こうして井上だけが坂井さんに引き連れられて、さらにある人物を訪ねるために、懐中電灯を頼りに山道を歩くのである。何とも恐れ入った強行軍である。善意に溢れ過ぎた人の怖さであろう。私ならとうに音を上げている(笑)。坂井さんのような真面目な人はどこにでもおり、真面目であるが故に周りの誰も批判できないのである。それが困るのである。井上は、この「大佐渡小佐渡」が収録されている『日本紀行』の始めの方で、「『旅と人生』について」と題したエッセーを書いている。

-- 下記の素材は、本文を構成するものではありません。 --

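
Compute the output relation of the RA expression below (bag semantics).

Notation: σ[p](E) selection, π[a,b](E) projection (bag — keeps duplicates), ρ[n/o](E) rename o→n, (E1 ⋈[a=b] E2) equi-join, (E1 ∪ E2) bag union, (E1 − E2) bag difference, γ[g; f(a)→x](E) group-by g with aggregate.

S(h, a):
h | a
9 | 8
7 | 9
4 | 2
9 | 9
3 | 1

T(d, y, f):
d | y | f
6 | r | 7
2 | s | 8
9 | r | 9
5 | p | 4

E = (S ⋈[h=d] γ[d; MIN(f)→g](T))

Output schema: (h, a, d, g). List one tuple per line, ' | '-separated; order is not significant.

Row counts bottom-up:
  S → 5
  T → 4
  γ[d; MIN(f)→g](T) → 4
  (S ⋈[h=d] γ[d; MIN(f)→g](T)) → 2

== RESULT ==
h | a | d | g
9 | 8 | 9 | 9
9 | 9 | 9 | 9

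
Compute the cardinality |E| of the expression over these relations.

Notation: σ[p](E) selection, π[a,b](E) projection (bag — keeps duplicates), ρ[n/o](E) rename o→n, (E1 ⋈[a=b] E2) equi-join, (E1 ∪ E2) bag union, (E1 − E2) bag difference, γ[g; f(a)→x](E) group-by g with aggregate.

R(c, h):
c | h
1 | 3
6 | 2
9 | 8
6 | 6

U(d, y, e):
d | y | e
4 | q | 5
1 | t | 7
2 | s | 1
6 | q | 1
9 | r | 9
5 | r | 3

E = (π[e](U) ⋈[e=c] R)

Stepwise |·|:
  U → 6
  π[e](U) → 6
  R → 4
  (π[e](U) ⋈[e=c] R) → 3

|E| = 3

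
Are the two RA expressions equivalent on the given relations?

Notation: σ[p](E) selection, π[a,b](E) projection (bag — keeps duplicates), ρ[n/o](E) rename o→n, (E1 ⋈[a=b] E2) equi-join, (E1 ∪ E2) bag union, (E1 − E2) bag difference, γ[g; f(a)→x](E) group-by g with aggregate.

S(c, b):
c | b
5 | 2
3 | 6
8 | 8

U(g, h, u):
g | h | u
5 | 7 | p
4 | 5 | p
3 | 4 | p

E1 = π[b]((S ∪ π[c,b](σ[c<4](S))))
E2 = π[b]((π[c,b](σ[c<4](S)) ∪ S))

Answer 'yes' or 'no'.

E1 stepwise |·|:
  S → 3
  S → 3
  σ[c<4](S) → 1
  π[c,b](σ[c<4](S)) → 1
  (S ∪ π[c,b](σ[c<4](S))) → 4
  π[b]((S ∪ π[c,b](σ[c<4](S)))) → 4
E2 stepwise |·|:
  S → 3
  σ[c<4](S) → 1
  π[c,b](σ[c<4](S)) → 1
  S → 3
  (π[c,b](σ[c<4](S)) ∪ S) → 4
  π[b]((π[c,b](σ[c<4](S)) ∪ S)) → 4

E1 and E2 produce the same multiset:
b
2
6
6
8

yes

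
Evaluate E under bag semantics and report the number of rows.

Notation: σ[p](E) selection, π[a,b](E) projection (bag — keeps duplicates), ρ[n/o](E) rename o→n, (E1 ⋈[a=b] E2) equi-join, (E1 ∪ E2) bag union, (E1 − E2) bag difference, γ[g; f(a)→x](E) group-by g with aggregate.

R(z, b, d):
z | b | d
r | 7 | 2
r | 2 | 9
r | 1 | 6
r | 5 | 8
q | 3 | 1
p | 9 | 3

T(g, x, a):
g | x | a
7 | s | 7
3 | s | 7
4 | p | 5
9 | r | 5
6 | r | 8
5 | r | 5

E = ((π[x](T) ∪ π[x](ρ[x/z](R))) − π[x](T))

Stepwise |·|:
  T → 6
  π[x](T) → 6
  R → 6
  ρ[x/z](R) → 6
  π[x](ρ[x/z](R)) → 6
  (π[x](T) ∪ π[x](ρ[x/z](R))) → 12
  T → 6
  π[x](T) → 6
  ((π[x](T) ∪ π[x](ρ[x/z](R))) − π[x](T)) → 6

|E| = 6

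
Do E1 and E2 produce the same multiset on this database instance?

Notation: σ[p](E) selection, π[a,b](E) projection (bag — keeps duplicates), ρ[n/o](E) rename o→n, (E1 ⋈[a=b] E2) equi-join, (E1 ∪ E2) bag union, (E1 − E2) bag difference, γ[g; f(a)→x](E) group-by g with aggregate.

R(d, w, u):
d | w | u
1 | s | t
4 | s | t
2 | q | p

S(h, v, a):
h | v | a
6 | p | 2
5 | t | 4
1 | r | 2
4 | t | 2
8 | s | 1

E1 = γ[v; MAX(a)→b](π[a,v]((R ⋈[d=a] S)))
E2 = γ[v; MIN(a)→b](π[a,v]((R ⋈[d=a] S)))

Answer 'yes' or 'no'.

E1 subexpression sizes:
  R → 3
  S → 5
  (R ⋈[d=a] S) → 5
  π[a,v]((R ⋈[d=a] S)) → 5
  γ[v; MAX(a)→b](π[a,v]((R ⋈[d=a] S))) → 4
E2 subexpression sizes:
  R → 3
  S → 5
  (R ⋈[d=a] S) → 5
  π[a,v]((R ⋈[d=a] S)) → 5
  γ[v; MIN(a)→b](π[a,v]((R ⋈[d=a] S))) → 4

E1 result:
v | b
p | 2
r | 2
s | 1
t | 4
E2 result:
v | b
p | 2
r | 2
s | 1
t | 2
Witness: ('t', 4) appears 1× in E1 but 0× in E2.

no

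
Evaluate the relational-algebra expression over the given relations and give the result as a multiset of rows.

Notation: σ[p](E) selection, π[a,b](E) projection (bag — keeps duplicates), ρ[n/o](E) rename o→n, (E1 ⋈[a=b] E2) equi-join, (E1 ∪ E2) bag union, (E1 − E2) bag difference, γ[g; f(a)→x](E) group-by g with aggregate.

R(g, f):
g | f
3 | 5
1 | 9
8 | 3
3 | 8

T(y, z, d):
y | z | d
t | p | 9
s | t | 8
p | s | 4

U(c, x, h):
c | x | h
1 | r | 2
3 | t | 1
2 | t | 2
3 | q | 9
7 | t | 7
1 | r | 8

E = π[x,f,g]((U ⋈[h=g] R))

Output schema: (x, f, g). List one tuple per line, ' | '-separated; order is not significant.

Stepwise |·|:
  U → 6
  R → 4
  (U ⋈[h=g] R) → 2
  π[x,f,g]((U ⋈[h=g] R)) → 2

== RESULT ==
x | f | g
r | 3 | 8
t | 9 | 1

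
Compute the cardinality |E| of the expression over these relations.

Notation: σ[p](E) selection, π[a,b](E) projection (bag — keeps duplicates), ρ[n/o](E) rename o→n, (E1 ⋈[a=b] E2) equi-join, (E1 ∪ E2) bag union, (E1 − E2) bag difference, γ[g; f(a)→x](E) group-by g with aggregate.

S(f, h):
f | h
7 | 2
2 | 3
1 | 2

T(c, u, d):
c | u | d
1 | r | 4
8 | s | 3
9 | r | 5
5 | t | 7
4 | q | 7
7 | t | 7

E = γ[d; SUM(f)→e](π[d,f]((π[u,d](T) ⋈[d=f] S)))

Row counts bottom-up:
  T → 6
  π[u,d](T) → 6
  S → 3
  (π[u,d](T) ⋈[d=f] S) → 3
  π[d,f]((π[u,d](T) ⋈[d=f] S)) → 3
  γ[d; SUM(f)→e](π[d,f]((π[u,d](T) ⋈[d=f] S))) → 1

|E| = 1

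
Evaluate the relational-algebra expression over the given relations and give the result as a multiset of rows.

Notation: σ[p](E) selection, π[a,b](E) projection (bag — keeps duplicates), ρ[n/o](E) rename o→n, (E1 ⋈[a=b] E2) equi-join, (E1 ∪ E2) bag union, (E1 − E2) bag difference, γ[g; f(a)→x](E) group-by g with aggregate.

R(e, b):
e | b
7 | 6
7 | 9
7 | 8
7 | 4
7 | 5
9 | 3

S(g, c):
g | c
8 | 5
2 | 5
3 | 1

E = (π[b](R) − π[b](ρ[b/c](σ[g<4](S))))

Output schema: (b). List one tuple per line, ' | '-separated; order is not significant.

Stepwise |·|:
  R → 6
  π[b](R) → 6
  S → 3
  σ[g<4](S) → 2
  ρ[b/c](σ[g<4](S)) → 2
  π[b](ρ[b/c](σ[g<4](S))) → 2
  (π[b](R) − π[b](ρ[b/c](σ[g<4](S)))) → 5

== RESULT ==
b
3
4
6
8
9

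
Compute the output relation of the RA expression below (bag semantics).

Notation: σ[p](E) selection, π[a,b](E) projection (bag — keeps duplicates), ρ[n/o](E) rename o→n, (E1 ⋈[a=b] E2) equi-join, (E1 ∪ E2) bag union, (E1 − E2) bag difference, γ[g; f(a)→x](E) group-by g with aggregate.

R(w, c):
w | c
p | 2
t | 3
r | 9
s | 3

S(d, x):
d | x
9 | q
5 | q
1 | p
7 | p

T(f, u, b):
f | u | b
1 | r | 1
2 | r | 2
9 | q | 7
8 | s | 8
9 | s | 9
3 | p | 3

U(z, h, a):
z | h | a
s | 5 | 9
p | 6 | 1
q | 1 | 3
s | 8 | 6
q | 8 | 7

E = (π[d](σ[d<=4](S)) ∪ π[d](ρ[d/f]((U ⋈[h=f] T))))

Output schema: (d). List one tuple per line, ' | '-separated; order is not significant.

Row counts bottom-up:
  S → 4
  σ[d<=4](S) → 1
  π[d](σ[d<=4](S)) → 1
  U → 5
  T → 6
  (U ⋈[h=f] T) → 3
  ρ[d/f]((U ⋈[h=f] T)) → 3
  π[d](ρ[d/f]((U ⋈[h=f] T))) → 3
  (π[d](σ[d<=4](S)) ∪ π[d](ρ[d/f]((U ⋈[h=f] T)))) → 4

== RESULT ==
d
1
1
8
8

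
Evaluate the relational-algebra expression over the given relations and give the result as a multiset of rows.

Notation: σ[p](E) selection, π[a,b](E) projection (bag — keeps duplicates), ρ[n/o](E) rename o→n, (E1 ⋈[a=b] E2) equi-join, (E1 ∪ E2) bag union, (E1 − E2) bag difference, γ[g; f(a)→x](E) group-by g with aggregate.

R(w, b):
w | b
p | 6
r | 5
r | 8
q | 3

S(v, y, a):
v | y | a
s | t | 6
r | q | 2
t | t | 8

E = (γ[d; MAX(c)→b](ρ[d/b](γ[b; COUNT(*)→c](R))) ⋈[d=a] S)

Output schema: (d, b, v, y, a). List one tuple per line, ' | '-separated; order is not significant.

Per-node cardinality:
  R → 4
  γ[b; COUNT(*)→c](R) → 4
  ρ[d/b](γ[b; COUNT(*)→c](R)) → 4
  γ[d; MAX(c)→b](ρ[d/b](γ[b; COUNT(*)→c](R))) → 4
  S → 3
  (γ[d; MAX(c)→b](ρ[d/b](γ[b; COUNT(*)→c](R))) ⋈[d=a] S) → 2

== RESULT ==
d | b | v | y | a
6 | 1 | s | t | 6
8 | 1 | t | t | 8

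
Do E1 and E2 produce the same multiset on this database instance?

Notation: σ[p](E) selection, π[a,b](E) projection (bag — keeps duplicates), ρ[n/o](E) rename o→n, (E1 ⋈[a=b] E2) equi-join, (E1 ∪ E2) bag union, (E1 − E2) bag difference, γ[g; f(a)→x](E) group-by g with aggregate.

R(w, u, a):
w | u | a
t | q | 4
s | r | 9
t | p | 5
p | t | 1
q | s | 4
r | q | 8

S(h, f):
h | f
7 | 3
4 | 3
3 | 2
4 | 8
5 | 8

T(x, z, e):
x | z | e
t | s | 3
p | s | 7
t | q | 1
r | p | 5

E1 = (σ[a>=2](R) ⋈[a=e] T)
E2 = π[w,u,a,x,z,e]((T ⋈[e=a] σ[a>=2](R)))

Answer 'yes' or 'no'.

E1 stepwise |·|:
  R → 6
  σ[a>=2](R) → 5
  T → 4
  (σ[a>=2](R) ⋈[a=e] T) → 1
E2 stepwise |·|:
  T → 4
  R → 6
  σ[a>=2](R) → 5
  (T ⋈[e=a] σ[a>=2](R)) → 1
  π[w,u,a,x,z,e]((T ⋈[e=a] σ[a>=2](R))) → 1

E1 and E2 produce the same multiset:
w | u | a | x | z | e
t | p | 5 | r | p | 5

yes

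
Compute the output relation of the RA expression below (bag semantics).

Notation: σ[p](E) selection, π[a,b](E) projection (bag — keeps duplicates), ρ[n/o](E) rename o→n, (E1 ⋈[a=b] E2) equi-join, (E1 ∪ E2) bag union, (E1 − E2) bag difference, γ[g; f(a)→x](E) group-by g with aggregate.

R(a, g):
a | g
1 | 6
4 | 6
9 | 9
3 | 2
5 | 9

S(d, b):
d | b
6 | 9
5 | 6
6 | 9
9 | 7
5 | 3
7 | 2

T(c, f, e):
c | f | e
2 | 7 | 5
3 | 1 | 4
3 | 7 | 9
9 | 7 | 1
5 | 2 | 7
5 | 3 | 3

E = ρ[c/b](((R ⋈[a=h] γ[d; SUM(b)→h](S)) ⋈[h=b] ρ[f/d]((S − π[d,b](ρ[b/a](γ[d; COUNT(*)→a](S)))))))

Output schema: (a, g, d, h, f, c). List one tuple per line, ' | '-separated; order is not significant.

Subexpression sizes:
  R → 5
  S → 6
  γ[d; SUM(b)→h](S) → 4
  (R ⋈[a=h] γ[d; SUM(b)→h](S)) → 1
  S → 6
  S → 6
  γ[d; COUNT(*)→a](S) → 4
  ρ[b/a](γ[d; COUNT(*)→a](S)) → 4
  π[d,b](ρ[b/a](γ[d; COUNT(*)→a](S))) → 4
  (S − π[d,b](ρ[b/a](γ[d; COUNT(*)→a](S)))) → 6
  ρ[f/d]((S − π[d,b](ρ[b/a](γ[d; COUNT(*)→a](S))))) → 6
  ((R ⋈[a=h] γ[d; SUM(b)→h](S)) ⋈[h=b] ρ[f/d]((S − π[d,b](ρ[b/a](γ[d; COUNT(*)→a](S)))))) → 2
  ρ[c/b](((R ⋈[a=h] γ[d; SUM(b)→h](S)) ⋈[h=b] ρ[f/d]((S − π[d,b](ρ[b/a](γ[d; COUNT(*)→a](S))))))) → 2

== RESULT ==
a | g | d | h | f | c
9 | 9 | 5 | 9 | 6 | 9
9 | 9 | 5 | 9 | 6 | 9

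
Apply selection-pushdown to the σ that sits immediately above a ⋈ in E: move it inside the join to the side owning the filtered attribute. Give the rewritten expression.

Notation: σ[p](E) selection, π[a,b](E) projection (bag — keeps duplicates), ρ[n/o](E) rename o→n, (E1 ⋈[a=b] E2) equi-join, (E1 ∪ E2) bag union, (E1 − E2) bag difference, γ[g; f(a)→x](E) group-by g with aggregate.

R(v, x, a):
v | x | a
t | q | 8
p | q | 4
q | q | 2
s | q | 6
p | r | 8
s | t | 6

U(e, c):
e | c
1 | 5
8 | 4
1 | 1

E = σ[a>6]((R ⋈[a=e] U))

σ filters on a, owned by the left side.
E' = (σ[a>6](R) ⋈[a=e] U)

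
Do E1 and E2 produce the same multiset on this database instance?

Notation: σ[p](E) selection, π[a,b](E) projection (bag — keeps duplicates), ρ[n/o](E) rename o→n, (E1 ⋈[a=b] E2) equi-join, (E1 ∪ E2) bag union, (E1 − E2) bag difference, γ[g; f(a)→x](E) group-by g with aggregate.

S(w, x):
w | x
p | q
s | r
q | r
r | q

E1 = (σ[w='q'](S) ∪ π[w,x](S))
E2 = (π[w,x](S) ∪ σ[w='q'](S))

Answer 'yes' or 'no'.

E1 row counts bottom-up:
  S → 4
  σ[w='q'](S) → 1
  S → 4
  π[w,x](S) → 4
  (σ[w='q'](S) ∪ π[w,x](S)) → 5
E2 row counts bottom-up:
  S → 4
  π[w,x](S) → 4
  S → 4
  σ[w='q'](S) → 1
  (π[w,x](S) ∪ σ[w='q'](S)) → 5

E1 and E2 produce the same multiset:
w | x
p | q
q | r
q | r
r | q
s | r

yes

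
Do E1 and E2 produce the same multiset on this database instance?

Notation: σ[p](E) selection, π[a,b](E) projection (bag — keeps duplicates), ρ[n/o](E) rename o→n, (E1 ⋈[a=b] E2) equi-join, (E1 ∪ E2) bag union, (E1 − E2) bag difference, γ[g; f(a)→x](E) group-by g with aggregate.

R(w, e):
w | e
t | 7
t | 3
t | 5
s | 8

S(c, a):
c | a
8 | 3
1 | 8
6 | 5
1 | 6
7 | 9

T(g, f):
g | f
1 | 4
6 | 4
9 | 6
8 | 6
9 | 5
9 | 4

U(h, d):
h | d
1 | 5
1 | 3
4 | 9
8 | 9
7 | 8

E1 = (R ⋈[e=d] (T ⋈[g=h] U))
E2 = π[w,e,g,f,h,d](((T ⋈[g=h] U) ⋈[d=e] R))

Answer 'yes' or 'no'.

E1 subexpression sizes:
  R → 4
  T → 6
  U → 5
  (T ⋈[g=h] U) → 3
  (R ⋈[e=d] (T ⋈[g=h] U)) → 2
E2 subexpression sizes:
  T → 6
  U → 5
  (T ⋈[g=h] U) → 3
  R → 4
  ((T ⋈[g=h] U) ⋈[d=e] R) → 2
  π[w,e,g,f,h,d](((T ⋈[g=h] U) ⋈[d=e] R)) → 2

E1 and E2 produce the same multiset:
w | e | g | f | h | d
t | 3 | 1 | 4 | 1 | 3
t | 5 | 1 | 4 | 1 | 5

yes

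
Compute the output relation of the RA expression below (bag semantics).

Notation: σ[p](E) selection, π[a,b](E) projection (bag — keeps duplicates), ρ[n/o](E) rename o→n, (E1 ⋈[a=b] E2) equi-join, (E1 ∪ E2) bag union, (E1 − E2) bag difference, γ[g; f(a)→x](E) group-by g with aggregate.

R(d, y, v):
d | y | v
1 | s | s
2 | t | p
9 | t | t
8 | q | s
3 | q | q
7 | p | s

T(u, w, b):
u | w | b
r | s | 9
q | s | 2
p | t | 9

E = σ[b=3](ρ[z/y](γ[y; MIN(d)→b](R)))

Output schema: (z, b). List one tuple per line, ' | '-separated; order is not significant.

Per-node cardinality:
  R → 6
  γ[y; MIN(d)→b](R) → 4
  ρ[z/y](γ[y; MIN(d)→b](R)) → 4
  σ[b=3](ρ[z/y](γ[y; MIN(d)→b](R))) → 1

== RESULT ==
z | b
q | 3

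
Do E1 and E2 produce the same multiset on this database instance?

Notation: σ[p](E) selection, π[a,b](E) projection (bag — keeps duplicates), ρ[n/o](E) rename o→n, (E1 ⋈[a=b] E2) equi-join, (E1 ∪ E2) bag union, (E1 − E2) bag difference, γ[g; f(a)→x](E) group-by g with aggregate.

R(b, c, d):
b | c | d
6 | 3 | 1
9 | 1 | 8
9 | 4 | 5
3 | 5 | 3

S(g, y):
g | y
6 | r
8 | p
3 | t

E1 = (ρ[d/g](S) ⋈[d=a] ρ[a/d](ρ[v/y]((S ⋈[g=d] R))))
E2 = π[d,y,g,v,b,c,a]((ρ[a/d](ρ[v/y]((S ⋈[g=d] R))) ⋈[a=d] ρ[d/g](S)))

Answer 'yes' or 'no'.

E1 subexpression sizes:
  S → 3
  ρ[d/g](S) → 3
  S → 3
  R → 4
  (S ⋈[g=d] R) → 2
  ρ[v/y]((S ⋈[g=d] R)) → 2
  ρ[a/d](ρ[v/y]((S ⋈[g=d] R))) → 2
  (ρ[d/g](S) ⋈[d=a] ρ[a/d](ρ[v/y]((S ⋈[g=d] R)))) → 2
E2 subexpression sizes:
  S → 3
  R → 4
  (S ⋈[g=d] R) → 2
  ρ[v/y]((S ⋈[g=d] R)) → 2
  ρ[a/d](ρ[v/y]((S ⋈[g=d] R))) → 2
  S → 3
  ρ[d/g](S) → 3
  (ρ[a/d](ρ[v/y]((S ⋈[g=d] R))) ⋈[a=d] ρ[d/g](S)) → 2
  π[d,y,g,v,b,c,a]((ρ[a/d](ρ[v/y]((S ⋈[g=d] R))) ⋈[a=d] ρ[d/g](S))) → 2

E1 and E2 produce the same multiset:
d | y | g | v | b | c | a
3 | t | 3 | t | 3 | 5 | 3
8 | p | 8 | p | 9 | 1 | 8

yes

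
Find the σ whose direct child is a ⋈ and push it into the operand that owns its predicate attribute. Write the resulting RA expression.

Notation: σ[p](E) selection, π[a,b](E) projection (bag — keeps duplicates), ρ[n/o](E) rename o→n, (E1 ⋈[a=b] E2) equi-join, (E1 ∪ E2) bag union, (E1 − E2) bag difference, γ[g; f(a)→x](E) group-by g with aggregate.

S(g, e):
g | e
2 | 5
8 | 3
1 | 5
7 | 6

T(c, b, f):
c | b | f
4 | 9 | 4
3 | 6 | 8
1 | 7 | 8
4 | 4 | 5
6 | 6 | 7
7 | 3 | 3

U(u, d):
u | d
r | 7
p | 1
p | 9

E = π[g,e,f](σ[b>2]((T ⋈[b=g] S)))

σ filters on b, owned by the left side.
E' = π[g,e,f]((σ[b>2](T) ⋈[b=g] S))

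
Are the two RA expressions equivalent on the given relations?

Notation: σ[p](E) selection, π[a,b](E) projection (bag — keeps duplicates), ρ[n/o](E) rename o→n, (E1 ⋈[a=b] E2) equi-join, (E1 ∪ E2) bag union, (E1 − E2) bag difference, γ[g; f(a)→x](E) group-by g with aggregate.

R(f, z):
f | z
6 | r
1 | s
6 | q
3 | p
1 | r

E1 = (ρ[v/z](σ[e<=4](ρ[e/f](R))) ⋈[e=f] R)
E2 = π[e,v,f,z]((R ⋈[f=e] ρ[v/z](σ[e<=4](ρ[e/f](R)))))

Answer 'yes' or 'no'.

E1 subexpression sizes:
  R → 5
  ρ[e/f](R) → 5
  σ[e<=4](ρ[e/f](R)) → 3
  ρ[v/z](σ[e<=4](ρ[e/f](R))) → 3
  R → 5
  (ρ[v/z](σ[e<=4](ρ[e/f](R))) ⋈[e=f] R) → 5
E2 subexpression sizes:
  R → 5
  R → 5
  ρ[e/f](R) → 5
  σ[e<=4](ρ[e/f](R)) → 3
  ρ[v/z](σ[e<=4](ρ[e/f](R))) → 3
  (R ⋈[f=e] ρ[v/z](σ[e<=4](ρ[e/f](R)))) → 5
  π[e,v,f,z]((R ⋈[f=e] ρ[v/z](σ[e<=4](ρ[e/f](R))))) → 5

E1 and E2 produce the same multiset:
e | v | f | z
1 | r | 1 | r
1 | r | 1 | s
1 | s | 1 | r
1 | s | 1 | s
3 | p | 3 | p

yes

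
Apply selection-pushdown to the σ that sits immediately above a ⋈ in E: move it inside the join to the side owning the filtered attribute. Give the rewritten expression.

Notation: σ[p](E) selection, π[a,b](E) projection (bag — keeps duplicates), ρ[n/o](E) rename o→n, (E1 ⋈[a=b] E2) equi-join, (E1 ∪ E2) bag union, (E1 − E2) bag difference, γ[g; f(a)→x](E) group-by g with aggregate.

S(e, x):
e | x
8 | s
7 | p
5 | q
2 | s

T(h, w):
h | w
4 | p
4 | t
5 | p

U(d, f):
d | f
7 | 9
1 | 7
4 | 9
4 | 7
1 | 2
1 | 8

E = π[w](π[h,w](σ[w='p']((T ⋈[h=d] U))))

σ filters on w, owned by the left side.
E' = π[w](π[h,w]((σ[w='p'](T) ⋈[h=d] U)))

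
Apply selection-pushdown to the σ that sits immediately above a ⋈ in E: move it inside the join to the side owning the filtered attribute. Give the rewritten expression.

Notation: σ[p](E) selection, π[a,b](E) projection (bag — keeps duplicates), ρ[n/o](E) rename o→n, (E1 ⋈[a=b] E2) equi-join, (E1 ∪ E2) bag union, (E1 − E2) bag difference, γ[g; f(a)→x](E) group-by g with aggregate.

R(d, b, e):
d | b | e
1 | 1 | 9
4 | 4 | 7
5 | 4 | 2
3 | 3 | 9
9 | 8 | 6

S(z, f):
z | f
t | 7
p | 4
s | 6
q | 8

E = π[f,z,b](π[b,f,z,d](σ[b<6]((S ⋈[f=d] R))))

σ filters on b, owned by the right side.
E' = π[f,z,b](π[b,f,z,d]((S ⋈[f=d] σ[b<6](R))))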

旅の効用をただ一つあげよといわれれば、私は躊躇なしに、自分をひとりにすることができることだと思う。自分をひとりにするには旅が一番てっとりばやい。決まりきった生活の枠は取りはず、まったく違った時間が自分の周囲を流れ出す。道の風物人情が自分を取り巻き、しかも停滞することなしに次々と後方に移動してゆく。否が応でも旅行者はひとりにならねばならぬ。
彼は、「ひとりになって初めて人間はものを考える」のだと強調しているのだが、ここで考えるということは、勿論仕事の一部としての行為ではない。「仕事には無関係に、つまり考えなければならぬので考えるのではなく、もっと自由で、もっととりとめもなく、自分の心の中に現れてきたものを追うこと」が大事なのだが、「そうした時間を持てるのは、今や旅でしかなさそうだ」と彼は書いている。同感である。もしかしたら、取材を兼ねて出掛けた佐渡での苦い体験が、こうした認識を強めたのかもしれない(笑)。